Zwar begrüßt der bvdm, dass der Gesetz­entwurf im Vorfeld der parlamen­tarischen Beratungen überarbeitet worden ist und Tarifverträge als Grundlage fairer und transparenter Entgelt­regelungen stärker als bisher anerkennt.

Aber nach wie vor würden die neuen Auskunfts­ansprüche, Prüfverfahren und Berichtspflichten, die der Gesetzentwurf vorsieht, keinen Nutzen für arbeitende Frauen mit sich bringen, dabei aber Betriebe – und zwar sogar die tarifgebun­denen – mit zusätzlicher Bürokratie in erheblichem Ausmaß belasten.
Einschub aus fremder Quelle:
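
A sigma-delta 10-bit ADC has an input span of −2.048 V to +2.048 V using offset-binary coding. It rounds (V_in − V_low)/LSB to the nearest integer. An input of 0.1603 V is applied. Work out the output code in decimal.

code 552

Full-scale span = 4.096 V; LSB = 4.096/2^10 = 4.000 mV.
(V_in − V_low)/LSB = (0.1603 − (−2.048)) / 0.004 = 552.075.
round(552.075) = 552.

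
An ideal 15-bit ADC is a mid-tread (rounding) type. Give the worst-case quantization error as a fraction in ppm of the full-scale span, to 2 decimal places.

15.26 ppm

Rounding → worst-case error = ½ LSB = V_FS/2^16, so 1e+06/65536 = 15.2588 ppm of full scale.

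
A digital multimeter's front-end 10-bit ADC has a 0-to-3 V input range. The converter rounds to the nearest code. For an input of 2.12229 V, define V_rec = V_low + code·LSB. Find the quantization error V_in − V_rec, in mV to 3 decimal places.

LSB = 3/2^10 = 2.930 mV.
(V_in − V_low)/LSB = (2.12229 − 0)/0.00292969 = 724.4083 → code 724 (round).
V_rec = 0 + 724·0.00292969 = 2.1210938 V.
Error = 2.12229 − 2.1210938 = 0.00119625 V = 1.196 mV.

1.196 mV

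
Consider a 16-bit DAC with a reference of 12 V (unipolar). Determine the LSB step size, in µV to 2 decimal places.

183.11 µV

Full-scale span = 12 V.
LSB = 12 / 2^16 = 12 / 65536 = 0.000183105 V = 183.11 µV.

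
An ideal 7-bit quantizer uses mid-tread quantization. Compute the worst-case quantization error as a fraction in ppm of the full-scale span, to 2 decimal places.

Rounding → worst-case error = ½ LSB = V_FS/2^8, so 1e+06/256 = 3906.25 ppm of full scale.

3906.25 ppm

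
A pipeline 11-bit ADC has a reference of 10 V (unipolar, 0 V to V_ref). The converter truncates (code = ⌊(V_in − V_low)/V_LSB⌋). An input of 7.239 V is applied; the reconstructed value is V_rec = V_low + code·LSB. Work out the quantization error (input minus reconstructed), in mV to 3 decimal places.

2.672 mV

One LSB is 10 V / 2048 = 4.883 mV.
Scaled input = 1482.5472 LSBs, so code = 1482.
Code 1482 maps back to 0 + 1482×0.00488281 V = 7.2363281 V.
Error = 7.239 − 7.2363281 = 0.00267188 V = 2.672 mV.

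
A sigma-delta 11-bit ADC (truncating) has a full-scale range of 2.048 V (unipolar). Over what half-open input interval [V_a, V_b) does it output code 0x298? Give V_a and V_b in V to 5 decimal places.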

„Selbst das Bundes­familien­ministerium erkennt an, dass Entgelt­unterschiede zwischen Frauen und Männern nicht auf das Geschlecht zurück­zuführen sind“, unterstreicht Dr. Paul Albert Deimel, Haupt­geschäfts­führer des bvdm. „Entscheidend sind vielmehr Unterschiede im Berufs­wahlverhalten und in den Erwerbs­biografien.“

Wer Chancengleichheit für Frauen und Männer herstellen will, sollte sich aus Sicht des bvdm daher mit der Schaffung von ausreichenden, bezahlbaren Betreuungs­einrichtungen für Kinder, einer besseren Berufs­orientierung und dem Abbau von Fehlanreizen im Steuer- und Sozial­versicherungs­recht befassen.
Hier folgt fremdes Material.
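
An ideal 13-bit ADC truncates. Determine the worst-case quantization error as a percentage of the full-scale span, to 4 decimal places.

0.0122 %

Truncating → worst-case error = 1 LSB = V_FS/2^13, so 100/8192 = 0.012207 % of full scale.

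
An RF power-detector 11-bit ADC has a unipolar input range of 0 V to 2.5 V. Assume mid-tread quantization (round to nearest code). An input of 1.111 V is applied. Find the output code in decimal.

LSB = 2.5 V / 2048 = 1.221 mV.
Input sits at 910.131 steps above V_low.
So the output code is 910.

code 910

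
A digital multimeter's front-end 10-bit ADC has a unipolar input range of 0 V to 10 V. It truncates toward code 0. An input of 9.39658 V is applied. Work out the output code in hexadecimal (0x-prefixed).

code 0x3C2 (decimal 962)

LSB = 10 V / 1024 = 9.766 mV.
(V_in − V_low)/LSB = (9.39658 − 0) / 0.00976562 = 962.210.
⌊·⌋(962.210) = 962.
In hexadecimal (0x-prefixed): 0x3C2.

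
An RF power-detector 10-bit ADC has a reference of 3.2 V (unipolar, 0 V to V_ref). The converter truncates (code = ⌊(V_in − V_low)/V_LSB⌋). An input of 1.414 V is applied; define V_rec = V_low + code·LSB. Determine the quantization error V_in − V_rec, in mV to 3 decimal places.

One LSB is 3.2 V / 1024 = 3.125 mV.
(1.414 − 0)/0.003125 = 452.4800; ⌊·⌋ gives code 452.
Reconstructed: 1.4125 V.
Error = 1.414 − 1.4125 = 0.0015 V = 1.500 mV.

1.500 mV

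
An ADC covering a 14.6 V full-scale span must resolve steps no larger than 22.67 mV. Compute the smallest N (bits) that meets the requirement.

10 bits

Number of steps required ≥ 14.6 V / 22.67 mV = 644.02.
Need 2^N ≥ 644.02; 2^9 = 512, 2^10 = 1024.
Minimum N = 10.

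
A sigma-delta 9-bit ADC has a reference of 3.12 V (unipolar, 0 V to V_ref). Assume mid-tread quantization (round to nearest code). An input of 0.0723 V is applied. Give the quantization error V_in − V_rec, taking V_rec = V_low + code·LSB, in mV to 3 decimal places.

LSB = 3.12/2^9 = 6.094 mV.
(0.0723 − 0)/0.00609375 = 11.8646; round gives code 12.
Code 12 maps back to 0 + 12×0.00609375 V = 0.073125 V.
Difference: -0.000825 V → -0.825 mV.

-0.825 mV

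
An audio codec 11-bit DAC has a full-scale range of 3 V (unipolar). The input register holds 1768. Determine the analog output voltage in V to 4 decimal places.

2.5898 V

LSB = 3 V / 2^11 = 1.465 mV.
V_out = 0 + 1768 × 0.00146484 V = 2.58984 V.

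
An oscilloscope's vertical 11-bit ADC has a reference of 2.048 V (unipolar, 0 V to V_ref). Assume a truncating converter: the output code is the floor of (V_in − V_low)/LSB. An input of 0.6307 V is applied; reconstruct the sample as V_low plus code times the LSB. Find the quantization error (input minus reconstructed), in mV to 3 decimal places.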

Statt solche Voraussetzungen für faire Chancen zu schaffen, suggeriert der Gesetzentwurf, Arbeitgeber würden Frauen im Vergleich zu männlichen Kollegen generell schlechter entlohnen und belässt es bei reiner Symbolpolitik. „Das zeigt einmal mehr die despektierliche Haltung gegenüber Arbeitgebern und eine eher auf Populismus statt echte Frauen­förderung zielende Politik“, so Deimel weiter.

Die öffentliche Anhörung zum geplanten Entgelt­transparenz­gesetz findet am 6. März 2017 im Bundestags­ausschuss für Familie, Senioren, Frauen und Jugend statt. Die Stellung­nahme nebst weiterführenden Informationen kann herunter­geladen werden unter: www.bvdm-online.de/themen/arbeit-tarif/entgelttransparenz/.